Le 14 février 2019, à l'occasion de son intervention au Fonds international de développement agricole (IFAD) à Rome, François a rencontré un représentant des peuples autochtones et, définissant ces communautés comme «un cri vivant d'espoir», il a appelé à un «métissage culturel» entre les «peuples dits civilisés» et les peuples autochtones, qui «savent écouter la terre, voir la terre, la toucher». Le «métissage culturel», a-t-il expliqué, est le chemin à suivre pour «protéger ceux qui vivent dans les zones rurales et les plus pauvres de la planète, mais les plus riches dans la sagesse de vivre avec la nature».
Le 19 janvier 2018 à Puerto Maldonado, au cœur de l'Amazonie péruvienne, le Pape François, rencontrant les indigènes leur avait dit: «Le trésor que contient cette région», ne peut être compris, sans «votre sagesse» et «votre savoir». Pour mieux comprendre cette référence à la «sagesse» et au «savoir» des peuples indigènes, il est nécessaire de recourir à l'œuvre d'un auteur cher au Pape François, l'ex-franciscain Leonardo Boff. L'Amazonie, explique Boff, a «une valeur paradigmatique universelle», parce qu'elle représente l'antithèse du modèle de développement moderne «rempli de péchés capitaux (du capital) et antiécologique»; elle est «l'endroit idéal pour expérimenter une alternative possible, en harmonie avec le rythme de cette nature luxuriante, respectant et valorisant la sagesse écologique des indigènes qui y vivent depuis des siècles» (Grido della terra e grido dei poveri. Per un’ecologia cosmica, ed. Cittadella, Rome 1996). Pour Boff, «il faut passer du paradigme moderne au paradigme post-moderne, global, holistique», qui propose «un nouveau dialogue avec l'univers», «une nouvelle forme de dialogue avec la totalité des êtres et de leurs relations». (ibid).
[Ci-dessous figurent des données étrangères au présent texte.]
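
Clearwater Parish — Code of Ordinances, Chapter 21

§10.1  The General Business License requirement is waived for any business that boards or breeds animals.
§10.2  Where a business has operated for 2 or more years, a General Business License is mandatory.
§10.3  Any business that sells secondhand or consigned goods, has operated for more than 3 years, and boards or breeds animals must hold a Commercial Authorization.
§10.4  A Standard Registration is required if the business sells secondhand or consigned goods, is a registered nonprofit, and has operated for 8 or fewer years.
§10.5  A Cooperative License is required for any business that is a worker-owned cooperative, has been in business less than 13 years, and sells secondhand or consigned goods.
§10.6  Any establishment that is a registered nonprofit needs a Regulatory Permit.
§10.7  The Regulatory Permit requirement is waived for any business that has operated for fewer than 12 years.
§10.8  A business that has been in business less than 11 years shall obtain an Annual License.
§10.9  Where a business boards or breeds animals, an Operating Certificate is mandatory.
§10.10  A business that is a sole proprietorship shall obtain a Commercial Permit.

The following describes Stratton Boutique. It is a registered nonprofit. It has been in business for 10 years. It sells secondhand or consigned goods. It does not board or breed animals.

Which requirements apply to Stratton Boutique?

Annual License, General Business License

§10.1 does not board or breed animals → General Business License exemption does not apply.
§10.2 years in business 10 ≥ 2 → General Business License required.
§10.3 sells secondhand or consigned goods; years in business 10 > 3; does not board or breed animals → Commercial Authorization not required.
§10.4 sells secondhand or consigned goods; is a registered nonprofit; years in business 10 > 8 → Standard Registration not required.
§10.5 is a registered nonprofit (not: is a worker-owned cooperative); years in business 10 < 13; sells secondhand or consigned goods → Cooperative License not required.
§10.6 is a registered nonprofit → Regulatory Permit required.
§10.7 years in business 10 < 12 → exempt from Regulatory Permit.
§10.8 years in business 10 < 11 → Annual License required.
§10.9 does not board or breed animals → Operating Certificate not required.
§10.10 is a registered nonprofit (not: is a sole proprietorship) → Commercial Permit not required.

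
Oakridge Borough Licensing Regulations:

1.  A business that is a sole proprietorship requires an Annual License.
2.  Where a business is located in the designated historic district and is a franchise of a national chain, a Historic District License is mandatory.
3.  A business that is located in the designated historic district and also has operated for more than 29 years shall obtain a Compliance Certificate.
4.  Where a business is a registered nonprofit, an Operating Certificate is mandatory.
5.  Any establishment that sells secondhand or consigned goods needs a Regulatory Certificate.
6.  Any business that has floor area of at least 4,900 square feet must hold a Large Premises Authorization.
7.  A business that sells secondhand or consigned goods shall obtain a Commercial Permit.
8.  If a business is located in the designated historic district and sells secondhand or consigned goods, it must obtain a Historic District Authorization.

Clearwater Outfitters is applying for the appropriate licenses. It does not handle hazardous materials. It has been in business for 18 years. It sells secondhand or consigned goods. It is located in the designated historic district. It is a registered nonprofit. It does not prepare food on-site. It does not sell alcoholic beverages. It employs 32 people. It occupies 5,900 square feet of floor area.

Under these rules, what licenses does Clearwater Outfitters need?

Commercial Permit, Historic District Authorization, Large Premises Authorization, Operating Certificate, Regulatory Certificate

1. is a registered nonprofit (not: is a sole proprietorship) → Annual License not required.
2. is located in the designated historic district; is a registered nonprofit (not: is a franchise of a national chain) → Historic District License not required.
3. is located in the designated historic district; years in business 18 ≤ 29 → Compliance Certificate not required.
4. is a registered nonprofit → Operating Certificate required.
5. sells secondhand or consigned goods → Regulatory Certificate required.
6. floor area 5,900 square feet ≥ 4,900 square feet → Large Premises Authorization required.
7. sells secondhand or consigned goods → Commercial Permit required.
8. is located in the designated historic district; sells secondhand or consigned goods → Historic District Authorization required.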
L'Amazonie n'est pas seulement un territoire physique, mais un modèle cosmologique dans lequel la nature est considérée comme un tout vivant qui a en soi une âme, un principe d'activité interne et spontanée. Avec cette nature imprégnée de divinités, les peuples indigènes d'Amérique latine entretiennent une relation que l'Occident a perdue. La sagesse des indigènes doit être récupérée, en demandant pardon pour les discrimination commises contre eux, sans attendre que ce soit eux qui demandent pardon pour le cannibalisme et les sacrifices humains que leurs ancêtres ont pratiqués. Les ponts qui doivent remplacer les murs sont unidirectionnels. Tel est le contexte culturel du Synode qui s'ouvrira au Vatican le 6 octobre prochain. L'inclusion est un concept philosophique avant d'être social: c'est l'affirmation d'une réalité hybride, indistincte, "métisse", dans laquelle tout se fond et se confond, comme la théorie du genre, qui est la théorie de l'inclusion par excellence. Les personnes LGBT, comme les migrants ou les indigènes sud-américains, doivent être accueillies et respectées non pas en tant que personnes, mais pour les cultures et les orientations qu'elles véhiculent. Cette cosmologie rappelle la 'Deus sive natura' (Dieu, c'est-à-dire la nature) de Spinoza, qui prêche l'identité de Dieu avec la substance infinie dont tous les êtres dérivent. Dieu doit être inclus dans la nature et la nature doit être incluse en Dieu, qui n'est pas cause transcendante mais immanente du monde avec lequel il coïncide. Il n'y a pas de différence qualitative entre Dieu et la nature, de même qu'il n'y a pas de différence qualitative entre les différentes sociétés, religions ou cultures, ni entre le bien et le mal qui, selon Spinoza, sont "corrélatifs" (Ethica, IV, prop. 68).

La doctrine de l'inclusion n'est pas celle de l'encyclique Aeterni Patris (1879) de Léon XIII, ni celle de Pascendi (1907) de saint Pie X, mais elle s'oppose à ces documents. Peu de gens, cependant, osent le dire ouvertement.
Combien de temps durera ce silence ambigu, qui convient à beaucoup, mais surtout à ceux qui l'utilisent pour atteindre des fins sans rapport avec les fins surnaturelles de l'Église?